La temperatura ideale per la coltivazione è compresa tra i 16 e i18 gradi, quindi nel periodo primaverile; la pianta inoltre non tollera l’esposizione diretta ai raggi solari pertanto è necessario coltivarla in un luogo riparato.
E’ possibile coltivarla sia in vaso che in giardino. La coltivazione in vaso è la più pratica in quanto consente di spostare la pianta in angoli più riparati, è importante però che questa venga fatta nel modo corretto: la pianta infatti pur assorbendo grandi quantità d’acqua non tollera il ristagno per cui è necessario inserire sul fondo del vaso uno strato di ghiaia o cocci per facilitare il deflusso e utilizzare un terriccio morbido, drenante e ricco di nutrienti.
Per la coltivazione in giardino è preferibile un sito vicino a muretti o siepi in modo che la pianta possa godere dell’ombra.
La Gardenia può essere coltivata utilizzando i semi ma la pratica più diffusa è quella della talea, che consente la conservazione delle caratteristiche della pianta originaria. Le piante nate dalle talee fioriscono mediamente dopo 2-3 anni.

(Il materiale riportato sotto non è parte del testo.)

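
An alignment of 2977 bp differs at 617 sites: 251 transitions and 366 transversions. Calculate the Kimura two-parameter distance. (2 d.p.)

P = 251/2977 ≈ 0.084313 and Q = 366/2977 ≈ 0.122943.
Under the Kimura two-parameter model, d = −½ ln(1 − 2P − Q) − ¼ ln(1 − 2Q).
1 − 2P − Q = 0.708431, giving −½ ln(0.708431) = 0.172351.
1 − 2Q = 0.754114, giving −¼ ln(0.754114) = 0.070553.
d = 0.172351 + 0.070553 = 0.242904.

0.24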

Le malattie più comuni sono dovute ad errori di innaffiatura. Se le foglie tendono a cadere, può essere un sintomo di marciume delle radici dovuto ad eccessiva innaffiatura, pertanto è necessario reciderle e rinvasare la Gardenia facendo attenzione all’umidità e ai ristagni di acqua. Al contrario, se la pianta riceve troppo poca acqua le foglie tendono a perdere lucentezza e i fiori cadono. Se si utilizza acqua troppo calcarea può accadere che le foglie tendano ad ingiallire, il rimedio è l’utilizzo di chelati di ferro e soprattutto la scelta di un’acqua con minor contenuto calcareo.
Tra i parassiti il più comune è senz’altro la cocciniglia. Può presentarsi nella tipologia bruna che provoca macchie marroni sulle foglie oppure nella versione farinosa che provoca delle macchie bianche; in entrambi i casi è sufficiente pulire delicatamente la pianta con un batuffolo di cotone imbevuto nell’alcol oppure in acqua e sapone e poi risciacquare accuratamente.

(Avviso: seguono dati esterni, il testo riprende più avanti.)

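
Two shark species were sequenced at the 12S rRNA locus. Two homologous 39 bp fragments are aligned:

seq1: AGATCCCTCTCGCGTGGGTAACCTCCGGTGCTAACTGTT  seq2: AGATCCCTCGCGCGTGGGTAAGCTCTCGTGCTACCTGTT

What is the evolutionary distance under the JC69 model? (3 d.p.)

0.141

The sequences differ at 5 of 39 sites (10, 22, 26, 27, 34), so p = 5/39 ≈ 0.128205.
d = −(3/4) ln(1 − 4p/3) = −0.75 ln(1 − 0.17094) = −0.75 ln(0.82906)
  = −0.75 × (-0.187463) = 0.140597 substitutions/site.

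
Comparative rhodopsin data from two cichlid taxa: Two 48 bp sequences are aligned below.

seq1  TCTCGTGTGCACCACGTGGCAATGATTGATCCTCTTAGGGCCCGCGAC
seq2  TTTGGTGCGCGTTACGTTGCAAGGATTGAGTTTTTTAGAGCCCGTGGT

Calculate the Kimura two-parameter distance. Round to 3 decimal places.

Of 48 sites, 12 differences are transitions and 4 are transversions, so P = 12/48 = 0.25 and Q = 4/48 ≈ 0.083333.
Under the Kimura two-parameter model, d = −½ ln(1 − 2P − Q) − ¼ ln(1 − 2Q).
1 − 2P − Q = 0.416667, giving −½ ln(0.416667) = 0.437734.
1 − 2Q = 0.833334, giving −¼ ln(0.833334) = 0.045580.
d = 0.437734 + 0.045580 = 0.483314.

0.483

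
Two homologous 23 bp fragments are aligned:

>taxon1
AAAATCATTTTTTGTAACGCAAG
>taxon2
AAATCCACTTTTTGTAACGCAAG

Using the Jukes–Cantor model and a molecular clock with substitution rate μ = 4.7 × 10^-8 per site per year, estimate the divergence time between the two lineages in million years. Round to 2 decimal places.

1.52

The sequences differ at 3 of 23 sites (4, 5, 8), so p = 3/23 ≈ 0.130435.
d = −(3/4) ln(1 − 4p/3) = −0.75 ln(1 − 0.173913) = −0.75 ln(0.826087)
  = −0.75 × (-0.191055) = 0.143291 substitutions/site.
Under a molecular clock d = 2μt, so t = d/(2μ) = 0.143291 / (2 × 4.7 × 10^-8) = 1.52 million years.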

Altri parassiti comuni sono i pidocchi, piccoli animali bianchi o giallognoli; in questo caso l’unico rimedio è affidarsi ad un ottimo antiparassitario.

L'immagine della Gardenia è associata alla gentilezza e all'amicizia vera; è diventata anche un simbolo di solidarietà perchè è l'emblema della lotta contro la sclerosi multipla.